Computer science is a mathematical discipline, and students who underestimate this find themselves in difficulty from the second year onward. Discrete mathematics, the study of logic, sets, graphs, and combinatorics, is the mathematical foundation of algorithms and data structures, and it appears in some form in every serious computer science curriculum. Probability and statistics underlie machine learning and data science. Linear algebra is the language of graphics, computer vision, and neural networks.

For a student still in high school, the most useful preparation is not attempting to pre-study these subjects in full, but ensuring the mathematical habits required to engage with them are already in place: comfort with formal logical reasoning, the ability to read and construct a basic proof, and familiarity with the kind of abstract thinking that distinguishes mathematical argument from arithmetic.

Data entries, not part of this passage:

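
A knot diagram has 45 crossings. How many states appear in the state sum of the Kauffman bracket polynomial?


Each crossing contributes 2 choices (A-smoothing or B-smoothing).
Total states = 2^45 = 35184372088832

35184372088832


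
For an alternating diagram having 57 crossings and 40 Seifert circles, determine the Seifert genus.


For alternating knots, g = (c - s + 1)/2.
= (57 - 40 + 1)/2
= 18/2 = 9

9


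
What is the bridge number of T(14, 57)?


The bridge number of T(p,q) is min(p,q).
min(14, 57) = 14

14


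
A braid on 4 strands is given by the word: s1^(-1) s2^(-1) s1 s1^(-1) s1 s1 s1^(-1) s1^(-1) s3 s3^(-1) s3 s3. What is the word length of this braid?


The word length counts the number of generators (including inverses).
Listing each generator: s1^(-1), s2^(-1), s1, s1^(-1), s1, s1, s1^(-1), s1^(-1), s3, s3^(-1), s3, s3
There are 12 generators in this braid word.

12


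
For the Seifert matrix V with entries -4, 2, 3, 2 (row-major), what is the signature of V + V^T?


Step 1: V + V^T = [[-8, 5], [5, 4]]
Step 2: trace = -4, det = -57
Step 3: Discriminant = (-4)^2 - 4*(-57) = 244
Step 4: Eigenvalues: 5.81025, -9.81025
Step 5: Signature = (# positive eigenvalues) - (# negative eigenvalues) = 0

0


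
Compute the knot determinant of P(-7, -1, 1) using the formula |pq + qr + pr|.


Step 1: Compute pq + qr + pr.
pq = (-7)*(-1) = 7
qr = (-1)*1 = -1
pr = (-7)*1 = -7
pq + qr + pr = 7 + (-1) + (-7) = -1
Step 2: Take absolute value.
det(P(-7,-1,1)) = |-1| = 1

1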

HSC Mathematics Extension 1 or Extension 2, taken seriously rather than treated as a hurdle, develops all of these, which is one of the strongest arguments for choosing the most demanding mathematics available in Year 11 and 12.

6. Start thinking like a software engineer

The difference between a student who can write code and one who thinks like a software engineer is not technical, it is dispositional. Software engineers approach problems by breaking them into smaller problems, identifying the cases their solution needs to handle, thinking about what happens when something goes wrong, and asking whether there is a simpler way to achieve the same outcome. These habits are not taught in a single course. They develop through sustained practice with problems that resist easy solutions.

Reading about how real software systems are designed, how companies like Google, Atlassian, or Canva architect the products that millions of people use, builds this orientation in a way that practice problems alone do not. The ByteByteGo YouTube channel and its associated book System Design Interview are among the best resources for developing this perspective accessibly. Understanding that the code written in first year is the foundation of systems that eventually need to serve thousands of concurrent users changes how seriously a student engages with the fundamentals from the outset, and that seriousness, established early, is what separates the graduates who are ready for industry from those who are not.

At Shoreline, computer science students are often surprised by how much ground can be covered before university begins, and how directly that preparation translates into first-year performance. The students who arrive having worked through CS50x, built a personal project, and spent consistent time on LeetCode are not just ahead in the first semester; they spend their entire degree building on a foundation their peers are still constructing underneath them. The resources exist. What most students need is help identifying the right ones, building the study habits that make self-directed technical learning sustainable, and understanding early enough that the time between Year 11 and the first university lecture is not a gap to wait out, it is the best preparation window they will have.